We can say, well right now, we have our own problems, and we do. But Israel can help us there too. We can look to the Israelis once again and be inspired and awed by their choice to live as they live and go on. There is some despair amongst Israelis; but for the most part, they have chosen life. Life in Israel, life in the Jewish state, af al pi chen, in spite of the renewed danger, in spite of the dream of peace deferred. If they can carry on there, how can we not do likewise here?

Friends, these are difficult times for Israel and for America. As American Jews, we feel the hurt and the pain, the fear and the tears of two concentric peoples. There are question facing both Israel and the US in the days to come, difficult questions with no certainty of answers which are certain.

But of this, I am certain. We are all in this together! We need each other here as Americans, we and the people of Israel need each other as Jews. We need each other for help and we need each other for hope. As we begin the long and difficult task of putting our lives back together here, we cannot forget that there are others who depend on us – who depend on you, not just me and not just the person sitting next to you or in front or behind, but YOU. If we learned anything in these last two weeks, it is something we knew already: We need each other.

At a time when each of us is asking, is there hope?, the answer in Israel and in American is a firm YES. Why? Because we ourselves can be the fulfillment of other’s people’s hopes. We are doing that here as we reach out to the victims of 9/11. We can do that for the victims of terror is Israel as well. For the victims of the American terrorism, we can offer our support, our dollars, our presence. And for Israeli victims of terror, of isolation and of despair, we can offer that same support, financial and emotional, and our own presence that says, we are not just here for you, we are there for you in your own land.

Now, more than ever, it is time to reconnect with our fellow Americans.

And now, more than ever, it is time to reconnect with our fellow Jews, in Israel and wherever they live.

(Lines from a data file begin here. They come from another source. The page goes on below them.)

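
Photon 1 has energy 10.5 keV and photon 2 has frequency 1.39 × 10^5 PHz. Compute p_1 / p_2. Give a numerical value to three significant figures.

0.0183

p_1 = 5.612 × 10^-24 kg·m/s (from energy = 10.5 keV, via p = E/c).
p_2 = 3.072 × 10^-22 kg·m/s (from frequency = 1.39 × 10^5 PHz, via p = hf/c).
Ratio = 5.612 × 10^-24 / 3.072 × 10^-22 = 0.0183.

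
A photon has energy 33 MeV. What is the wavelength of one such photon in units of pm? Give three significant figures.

Take h = 6.62607015e-34 J·s, c = 2.99792458e8 m/s, 1 eV = 1.602176634e-19 J.
First convert: E = 33 MeV = 5.2872e-12 J.
Since λ = hc/E for a photon, λ = 3.757e-14 m.
Converting to pm: λ = 0.03757 pm ≈ 0.0376 pm.

0.0376 pm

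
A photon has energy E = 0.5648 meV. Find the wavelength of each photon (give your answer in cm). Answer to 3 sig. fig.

0.220 cm

Use h = 6.62607015 × 10^-34 J·s, c = 2.99792458 × 10^8 m/s, 1 eV = 1.602176634 × 10^-19 J.
Convert to SI: E = 0.5648 meV = 9.0491 × 10^-23 J.
The photon relation is λ = hc/E, giving λ = 0.002195 m.
Converting to cm: λ = 0.2195 cm ≈ 0.220 cm.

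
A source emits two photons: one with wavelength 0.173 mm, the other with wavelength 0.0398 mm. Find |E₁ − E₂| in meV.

24.0 meV

Using E = hc/λ: E₁ = 1.148e-21 J, E₂ = 4.991e-21 J.
|ΔE| = |1.148e-21 − 4.991e-21| = 3.84e-21 J = 24.0 meV.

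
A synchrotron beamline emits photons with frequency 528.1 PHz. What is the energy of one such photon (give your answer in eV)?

Convert to SI: f = 528.1 PHz = 5.281 × 10^17 Hz.
For a photon E = hf, so E = 3.499 × 10^-16 J.
Converting to eV: E = 2184 eV ≈ 2180 eV.

2180 eV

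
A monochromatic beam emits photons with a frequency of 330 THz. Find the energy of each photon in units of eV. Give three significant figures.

1.36 eV

In SI units: f = 330 THz = 3.3 × 10^14 Hz.
Since E = hf for a photon, E = 2.187 × 10^-19 J.
Converting to eV: E = 1.365 eV ≈ 1.36 eV.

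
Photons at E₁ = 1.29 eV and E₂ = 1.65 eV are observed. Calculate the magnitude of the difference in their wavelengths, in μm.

Using λ = hc/E: λ₁ = 9.611 × 10^-7 m, λ₂ = 7.514 × 10^-7 m.
|Δλ| = |9.611 × 10^-7 − 7.514 × 10^-7| = 2.10 × 10^-7 m = 0.210 μm.

0.210 μm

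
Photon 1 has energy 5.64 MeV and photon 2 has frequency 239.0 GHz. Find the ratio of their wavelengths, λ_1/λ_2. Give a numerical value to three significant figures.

1.75 × 10^-10

λ_1 = 2.198 × 10^-13 m (from energy = 5.64 MeV, via λ = hc/E).
λ_2 = 0.001254 m (from frequency = 239.0 GHz, via λ = c/f).
Ratio = 2.198 × 10^-13 / 0.001254 = 1.75 × 10^-10.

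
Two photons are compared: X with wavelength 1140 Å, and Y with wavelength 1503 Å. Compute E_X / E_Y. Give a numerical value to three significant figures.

E_X = 1.742 × 10^-18 J (from wavelength = 1140 Å, via E = hc/λ).
E_Y = 1.322 × 10^-18 J (from wavelength = 1503 Å, via E = hc/λ).
Ratio = 1.742 × 10^-18 / 1.322 × 10^-18 = 1.32.

1.32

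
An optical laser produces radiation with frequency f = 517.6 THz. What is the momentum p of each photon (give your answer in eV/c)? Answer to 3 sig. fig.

Use h = 6.62607015 × 10^-34 J·s, c = 2.99792458 × 10^8 m/s, 1 eV = 1.602176634 × 10^-19 J.
Convert to SI: f = 517.6 THz = 5.176 × 10^14 Hz.
Apply p = hf/c: p = 1.144 × 10^-27 kg·m/s.
Converting to eV/c: p = 2.141 eV/c ≈ 2.14 eV/c.

2.14 eV/c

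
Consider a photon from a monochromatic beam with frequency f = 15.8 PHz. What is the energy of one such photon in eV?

Convert to SI: f = 15.8 PHz = 1.58e16 Hz.
Apply E = hf: E = 1.047e-17 J.
Converting to eV: E = 65.34 eV ≈ 65.3 eV.

65.3 eV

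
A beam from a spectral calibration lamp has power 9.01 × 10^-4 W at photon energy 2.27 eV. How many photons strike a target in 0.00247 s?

Total energy: E_total = P·t = 9.01 × 10^-4 × 0.00247 = 2.225 × 10^-6 J.
Per-photon energy: E = 3.637 × 10^-19 J.
N = E_total / E_photon = 6.12 × 10^12.

6.12 × 10^12 photons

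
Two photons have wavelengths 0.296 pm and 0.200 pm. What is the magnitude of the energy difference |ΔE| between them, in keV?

Using E = hc/λ: E₁ = 6.711e-13 J, E₂ = 9.932e-13 J.
|ΔE| = |6.711e-13 − 9.932e-13| = 3.22e-13 J = 2010 keV.

2010 keV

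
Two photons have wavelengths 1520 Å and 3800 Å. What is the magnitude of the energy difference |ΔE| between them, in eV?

4.89 eV

Using E = hc/λ: E₁ = 1.3069 × 10^-18 J, E₂ = 5.2275 × 10^-19 J.
|ΔE| = |1.3069 × 10^-18 − 5.2275 × 10^-19| = 7.84 × 10^-19 J = 4.89 eV.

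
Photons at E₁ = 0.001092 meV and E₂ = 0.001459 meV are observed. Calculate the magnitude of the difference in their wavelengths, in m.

Using λ = hc/E: λ₁ = 1.1354 m, λ₂ = 0.84979 m.
|Δλ| = |1.1354 − 0.84979| = 0.286 m.

0.286 m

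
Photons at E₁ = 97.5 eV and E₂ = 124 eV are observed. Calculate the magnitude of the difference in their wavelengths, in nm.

2.72 nm

Using λ = hc/E: λ₁ = 1.272e-8 m, λ₂ = 9.999e-9 m.
|Δλ| = |1.272e-8 − 9.999e-9| = 2.72e-9 m = 2.72 nm.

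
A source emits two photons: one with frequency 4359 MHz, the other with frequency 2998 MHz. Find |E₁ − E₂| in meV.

5.63·10^-3 meV

Using E = hf: E₁ = 2.8883·10^-24 J, E₂ = 1.9865·10^-24 J.
|ΔE| = |2.8883·10^-24 − 1.9865·10^-24| = 9.02·10^-25 J = 5.63·10^-3 meV.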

We know that as Jews and as Americans, we share the common hopes of all humankind: to live in peace with others and with ourselves, to have for ourselves and our children freedom and opportunity so that we realize our potential and fulfill our mandate to serve God by serving God’s children.

Our lives our built upon the twin towers of our American and Jewish commitments and today they stand strong together.

We have a unique roll to play these days. It begins by reminding the world community that terrorism directed at anyone anywhere is directed at everyone everywhere. It continues as we hold on tight to Isaiah’s vision, Let them beat their swords into plowshares, their spears into pruning hooks. Let nation not life up sword against nation, let them study war no more. Friends, let us pray for and let us work for that day when each of us, wherever we live, whatever we profess, God’s children all, can sit under his own vine and her own fig tree, with no one to make us afraid.